We can all agree that a satisfied worker is what every company needs. Unlike in the past, nowadays, employers seek ways to stimulate their staff to increase their productivity and in turn boost their own earnings.
What every person dreams about in the workplace, apart from being valued and paid as deserved, is flexibility. Flexibility allows for workers to create balance and deal with all the other things happening in their lives, so it is an effective way to increase engagement, productivity, happiness, and focus.
Throughput the month of August, Microsoft’s Japan offices tested out a four-day workweek and found that employees were both happier and more productive during the trial.
The trial was part of Microsoft’s “Work-Life Choice Challenge,” a summer project that examined work-life balance and aimed to help boost creativity and productivity by giving employees more flexible working hours.
According to the company, Microsoft Japan gave its 2,300 employees five Fridays in a row off work and found that labor productivity increased by 39.9% compared with August 2018. During the closures, full-time employees were given paid leave.
Moreover, the company said it also reduced the time spent in meetings by implementing a 30-minute limit and encouraging remote communication.
Microsoft Japan president and CEO Takuya Hirano stated that the company also promised its employees about $1000 for a family summer vacation.
“Work a short time, rest well and learn a lot. I want employees to think about and experience how they can achieve the same results with 20% less working time.”

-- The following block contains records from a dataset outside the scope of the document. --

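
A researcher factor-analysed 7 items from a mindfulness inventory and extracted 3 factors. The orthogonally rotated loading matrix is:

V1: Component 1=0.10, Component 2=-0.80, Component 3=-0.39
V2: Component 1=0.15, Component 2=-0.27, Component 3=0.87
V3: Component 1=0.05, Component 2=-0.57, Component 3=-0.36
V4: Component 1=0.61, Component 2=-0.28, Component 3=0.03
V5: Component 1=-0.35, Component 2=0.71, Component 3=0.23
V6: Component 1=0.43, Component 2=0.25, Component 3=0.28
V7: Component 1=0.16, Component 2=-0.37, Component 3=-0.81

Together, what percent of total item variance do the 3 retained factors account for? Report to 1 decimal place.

SS loadings by factor: 0.7401, 1.8197, 1.8269; total = 4.3867.
Total variance with 7 standardized items is 7, so the solution explains 4.3867/7 = 0.6267 = 62.67%.

62.7%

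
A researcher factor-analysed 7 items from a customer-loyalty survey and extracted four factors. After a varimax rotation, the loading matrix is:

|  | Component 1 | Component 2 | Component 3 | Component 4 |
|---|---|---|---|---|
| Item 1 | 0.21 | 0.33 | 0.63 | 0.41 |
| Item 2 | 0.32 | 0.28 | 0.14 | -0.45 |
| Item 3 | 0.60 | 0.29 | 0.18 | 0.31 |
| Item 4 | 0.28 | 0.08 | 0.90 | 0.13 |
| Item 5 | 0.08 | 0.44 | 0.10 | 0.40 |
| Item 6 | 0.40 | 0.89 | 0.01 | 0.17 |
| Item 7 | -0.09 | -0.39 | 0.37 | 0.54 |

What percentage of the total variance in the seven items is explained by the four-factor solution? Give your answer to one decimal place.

SS loadings by factor: 0.7594, 1.4156, 1.4059, 0.9641; total = 4.5450.
Total variance with 7 standardized items is 7, so the solution explains 4.5450/7 = 0.6493 = 64.93%.

64.9%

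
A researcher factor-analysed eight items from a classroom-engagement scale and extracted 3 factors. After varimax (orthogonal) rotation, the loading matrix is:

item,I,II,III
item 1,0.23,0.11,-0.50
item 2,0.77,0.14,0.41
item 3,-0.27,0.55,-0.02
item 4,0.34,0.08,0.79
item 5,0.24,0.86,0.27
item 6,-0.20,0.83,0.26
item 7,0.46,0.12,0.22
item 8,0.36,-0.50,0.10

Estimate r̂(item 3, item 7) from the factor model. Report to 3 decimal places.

r̂ = Σ λ_i·λ_j across factors = (-0.27)(0.46) + (0.55)(0.12) + (-0.02)(0.22)
  = -0.1242 +0.0660 -0.0044 = -0.0626

-0.063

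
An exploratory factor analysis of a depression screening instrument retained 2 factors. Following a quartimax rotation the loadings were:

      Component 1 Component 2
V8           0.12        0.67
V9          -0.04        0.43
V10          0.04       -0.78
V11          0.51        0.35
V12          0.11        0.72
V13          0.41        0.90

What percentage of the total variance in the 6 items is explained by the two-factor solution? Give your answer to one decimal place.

52.5%

SS loadings by factor: 0.4579, 2.6931; total = 3.1510.
Total variance with 6 standardized items is 6, so the solution explains 3.1510/6 = 0.5252 = 52.52%.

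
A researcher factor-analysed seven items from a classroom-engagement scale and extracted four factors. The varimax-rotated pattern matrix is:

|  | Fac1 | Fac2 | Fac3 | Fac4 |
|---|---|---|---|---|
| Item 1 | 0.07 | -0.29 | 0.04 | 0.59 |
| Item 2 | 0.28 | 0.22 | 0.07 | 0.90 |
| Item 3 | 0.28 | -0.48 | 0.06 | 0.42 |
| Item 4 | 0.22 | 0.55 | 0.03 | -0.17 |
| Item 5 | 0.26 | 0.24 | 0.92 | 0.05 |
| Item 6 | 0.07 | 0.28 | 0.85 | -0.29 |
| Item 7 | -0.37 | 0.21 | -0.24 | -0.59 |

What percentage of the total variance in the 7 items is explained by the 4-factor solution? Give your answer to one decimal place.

SS loadings by factor: 0.4195, 0.8455, 1.6375, 1.7981; total = 4.7006.
Total variance with 7 standardized items is 7, so the solution explains 4.7006/7 = 0.6715 = 67.15%.

67.2%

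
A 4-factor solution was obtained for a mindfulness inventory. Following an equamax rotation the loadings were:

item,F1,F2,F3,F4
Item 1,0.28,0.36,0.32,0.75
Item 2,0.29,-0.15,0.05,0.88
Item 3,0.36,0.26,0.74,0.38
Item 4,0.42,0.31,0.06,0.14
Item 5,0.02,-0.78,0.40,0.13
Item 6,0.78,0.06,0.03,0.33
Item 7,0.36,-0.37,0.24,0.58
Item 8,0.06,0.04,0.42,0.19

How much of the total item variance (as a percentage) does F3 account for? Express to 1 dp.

SS loadings for F3 = 0.32² + 0.05² + 0.74² + 0.06² + 0.40² + 0.03² + 0.24² + 0.42² = 1.0510
With 8 standardized items, total variance = 8. Proportion = 1.0510/8 = 0.1314 → 13.14%.

13.1%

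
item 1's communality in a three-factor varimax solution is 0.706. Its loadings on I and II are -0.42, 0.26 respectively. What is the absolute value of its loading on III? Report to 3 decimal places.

Under orthogonal rotation h² = Σλ², so λ_III² = h² − (0.2440) = 0.706 − 0.2440 = 0.4620.
|λ| = √0.4620 = 0.6797.

0.680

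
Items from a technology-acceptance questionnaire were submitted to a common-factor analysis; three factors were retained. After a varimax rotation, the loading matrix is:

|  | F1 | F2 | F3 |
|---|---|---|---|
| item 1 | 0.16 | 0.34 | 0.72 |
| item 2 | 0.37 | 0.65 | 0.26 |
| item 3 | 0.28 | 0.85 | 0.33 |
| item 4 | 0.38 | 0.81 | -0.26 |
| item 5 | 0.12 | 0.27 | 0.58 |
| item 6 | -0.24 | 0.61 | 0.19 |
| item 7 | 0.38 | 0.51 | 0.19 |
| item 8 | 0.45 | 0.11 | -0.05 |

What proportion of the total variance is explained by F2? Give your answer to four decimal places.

SS loadings for F2 = 0.34² + 0.65² + 0.85² + 0.81² + 0.27² + 0.61² + 0.51² + 0.11² = 2.6339
Proportion of variance = 2.6339 / 8 = 0.3292.

0.3292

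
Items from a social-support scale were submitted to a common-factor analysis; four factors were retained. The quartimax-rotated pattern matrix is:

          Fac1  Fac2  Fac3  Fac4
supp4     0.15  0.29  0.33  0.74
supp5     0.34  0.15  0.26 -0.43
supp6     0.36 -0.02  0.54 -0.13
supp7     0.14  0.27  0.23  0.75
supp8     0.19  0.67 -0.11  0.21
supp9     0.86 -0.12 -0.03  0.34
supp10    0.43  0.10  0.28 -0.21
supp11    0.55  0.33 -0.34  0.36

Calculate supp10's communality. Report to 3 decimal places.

0.317

h² = 0.43² + 0.10² + 0.28² + (-0.21)² = 0.1849 + 0.0100 + 0.0784 + 0.0441 = 0.3174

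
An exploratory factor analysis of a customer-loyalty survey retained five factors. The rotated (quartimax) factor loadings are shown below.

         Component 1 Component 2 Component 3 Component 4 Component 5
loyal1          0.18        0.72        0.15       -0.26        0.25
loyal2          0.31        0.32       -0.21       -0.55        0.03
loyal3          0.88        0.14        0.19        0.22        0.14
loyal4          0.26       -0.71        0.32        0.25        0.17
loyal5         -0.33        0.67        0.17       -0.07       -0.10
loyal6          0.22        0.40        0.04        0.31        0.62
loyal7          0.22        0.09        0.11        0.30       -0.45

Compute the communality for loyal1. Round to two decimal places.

0.70

h² = 0.18² + 0.72² + 0.15² + (-0.26)² + 0.25² = 0.0324 + 0.5184 + 0.0225 + 0.0676 + 0.0625 = 0.7034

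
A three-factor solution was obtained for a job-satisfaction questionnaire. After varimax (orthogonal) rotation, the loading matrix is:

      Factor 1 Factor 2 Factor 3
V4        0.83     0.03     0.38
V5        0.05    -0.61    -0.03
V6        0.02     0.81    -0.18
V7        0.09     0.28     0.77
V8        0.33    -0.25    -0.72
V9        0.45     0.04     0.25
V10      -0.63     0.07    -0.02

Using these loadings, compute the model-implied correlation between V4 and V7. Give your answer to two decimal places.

r̂ = Σ λ_i·λ_j across factors = (0.83)(0.09) + (0.03)(0.28) + (0.38)(0.77)
  = +0.0747 +0.0084 +0.2926 = 0.3757

0.38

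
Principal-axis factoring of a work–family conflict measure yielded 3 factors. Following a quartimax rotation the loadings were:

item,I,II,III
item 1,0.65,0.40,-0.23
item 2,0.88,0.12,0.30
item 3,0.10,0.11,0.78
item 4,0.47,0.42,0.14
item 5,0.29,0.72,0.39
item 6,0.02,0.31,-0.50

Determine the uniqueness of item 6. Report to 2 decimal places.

h² = 0.02² + 0.31² + (-0.50)² = 0.0004 + 0.0961 + 0.2500 = 0.3465
Uniqueness u² = 1 − h² = 1 − 0.3465 = 0.6535

0.65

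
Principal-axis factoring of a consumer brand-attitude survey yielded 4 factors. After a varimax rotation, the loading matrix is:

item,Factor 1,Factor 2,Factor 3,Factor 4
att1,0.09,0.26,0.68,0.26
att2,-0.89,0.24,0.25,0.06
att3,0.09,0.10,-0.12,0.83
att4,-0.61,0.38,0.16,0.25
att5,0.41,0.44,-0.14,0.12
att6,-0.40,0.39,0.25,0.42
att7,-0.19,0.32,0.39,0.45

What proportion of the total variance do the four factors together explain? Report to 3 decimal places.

Communalities: 0.6057, 0.9158, 0.7214, 0.6046, 0.3957, 0.5510, 0.4931; Σh² = 4.2873.
Total variance with 7 standardized items is 7, so the solution explains 4.2873/7 = 0.6125.

0.612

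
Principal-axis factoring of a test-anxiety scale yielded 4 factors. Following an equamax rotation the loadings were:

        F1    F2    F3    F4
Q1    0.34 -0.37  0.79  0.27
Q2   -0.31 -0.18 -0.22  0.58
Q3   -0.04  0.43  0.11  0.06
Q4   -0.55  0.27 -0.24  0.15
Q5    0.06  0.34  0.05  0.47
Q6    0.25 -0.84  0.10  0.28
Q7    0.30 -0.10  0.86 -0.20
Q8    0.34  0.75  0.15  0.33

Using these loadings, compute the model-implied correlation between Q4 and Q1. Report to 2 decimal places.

-0.44

r̂ = Σ λ_i·λ_j across factors = (-0.55)(0.34) + (0.27)(-0.37) + (-0.24)(0.79) + (0.15)(0.27)
  = -0.1870 -0.0999 -0.1896 +0.0405 = -0.4360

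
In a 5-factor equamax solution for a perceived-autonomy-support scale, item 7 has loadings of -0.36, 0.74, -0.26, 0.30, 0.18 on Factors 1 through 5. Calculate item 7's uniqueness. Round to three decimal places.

0.133

h² = (-0.36)² + 0.74² + (-0.26)² + 0.30² + 0.18² = 0.1296 + 0.5476 + 0.0676 + 0.0900 + 0.0324 = 0.8672
Uniqueness u² = 1 − h² = 1 − 0.8672 = 0.1328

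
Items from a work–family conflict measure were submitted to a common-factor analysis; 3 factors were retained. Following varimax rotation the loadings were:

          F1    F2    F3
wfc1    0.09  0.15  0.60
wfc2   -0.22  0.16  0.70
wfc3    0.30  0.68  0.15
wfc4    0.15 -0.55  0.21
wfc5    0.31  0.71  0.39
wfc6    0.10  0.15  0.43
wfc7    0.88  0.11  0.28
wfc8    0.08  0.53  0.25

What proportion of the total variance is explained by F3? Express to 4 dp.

SS loadings for F3 = 0.60² + 0.70² + 0.15² + 0.21² + 0.39² + 0.43² + 0.28² + 0.25² = 1.3945
Proportion of variance = 1.3945 / 8 = 0.1743.

0.1743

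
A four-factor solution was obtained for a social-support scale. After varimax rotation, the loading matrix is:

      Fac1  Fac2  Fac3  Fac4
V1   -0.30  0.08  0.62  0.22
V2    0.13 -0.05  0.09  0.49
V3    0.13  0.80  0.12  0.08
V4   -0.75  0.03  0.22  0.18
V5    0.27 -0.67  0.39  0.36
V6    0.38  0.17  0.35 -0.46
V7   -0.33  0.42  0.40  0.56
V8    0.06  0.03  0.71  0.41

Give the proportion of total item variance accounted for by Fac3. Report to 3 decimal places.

SS loadings for Fac3 = 0.62² + 0.09² + 0.12² + 0.22² + 0.39² + 0.35² + 0.40² + 0.71² = 1.3940
Proportion of variance = 1.3940 / 8 = 0.1743.

0.174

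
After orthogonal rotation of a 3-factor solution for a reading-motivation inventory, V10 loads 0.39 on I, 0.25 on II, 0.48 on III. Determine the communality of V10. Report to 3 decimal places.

0.445

h² = 0.39² + 0.25² + 0.48² = 0.1521 + 0.0625 + 0.2304 = 0.4450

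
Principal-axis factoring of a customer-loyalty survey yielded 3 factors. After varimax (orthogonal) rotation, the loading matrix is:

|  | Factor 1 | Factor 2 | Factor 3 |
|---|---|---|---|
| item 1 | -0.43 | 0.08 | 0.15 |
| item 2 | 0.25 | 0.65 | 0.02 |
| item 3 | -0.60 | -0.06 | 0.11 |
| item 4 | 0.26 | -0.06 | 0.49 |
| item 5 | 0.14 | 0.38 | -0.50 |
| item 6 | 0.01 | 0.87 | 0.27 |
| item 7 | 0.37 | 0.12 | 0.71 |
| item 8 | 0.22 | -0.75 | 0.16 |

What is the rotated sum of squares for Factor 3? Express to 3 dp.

SS loadings for Factor 3 = 0.15² + 0.02² + 0.11² + 0.49² + (-0.50)² + 0.27² + 0.71² + 0.16² = 0.0225 + 0.0004 + 0.0121 + 0.2401 + 0.2500 + 0.0729 + 0.5041 + 0.0256 = 1.1277

1.128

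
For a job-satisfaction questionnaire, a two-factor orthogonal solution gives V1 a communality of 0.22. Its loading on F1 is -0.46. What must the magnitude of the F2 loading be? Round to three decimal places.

0.092

Under orthogonal rotation h² = Σλ², so λ_F2² = h² − (0.2116) = 0.22 − 0.2116 = 0.0084.
|λ| = √0.0084 = 0.0917.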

Even though the employees worked fewer hours, they did more work, which suggested that they were actually more productive. This was believed to be due to them being much happier and could more easily focus on their work.
Moreover, the experiment was beneficial for the company in other ways as well, as electricity costs were significantly reduced, and less printer paper was used.
Yet, even though it was successful, the trial was temporary, and it is unclear if or when the company will make it an official policy.
Microsoft stated that it will conduct another experiment in Japan later this year. It intends to ask employees to come up with new measures to improve work-life balance and efficiency, and will also ask other companies to join the initiative.
A Microsoft spokesman said:
“In the spirit of a growth mindset, we are always looking for new ways to innovate and leverage our own technology to improve the experience for our employees around the globe.”
This is not the first time a four-day week has been attempted. Last year, the New Zealand company Perpetual Guardian experimented with a similar policy, and the results were very impressive. Consequently, it has adopted the four-day workweek permanently.
A study published last year by the Harvard Business Review showed that by decreasing the workday from 8 hours to 6, workers ended up getting more done.
Another 2018 study published by the Workforce Institute at Kronos, suggested that half of the full-time employees surveyed believed that they could get their job done in 5 hours or less each day.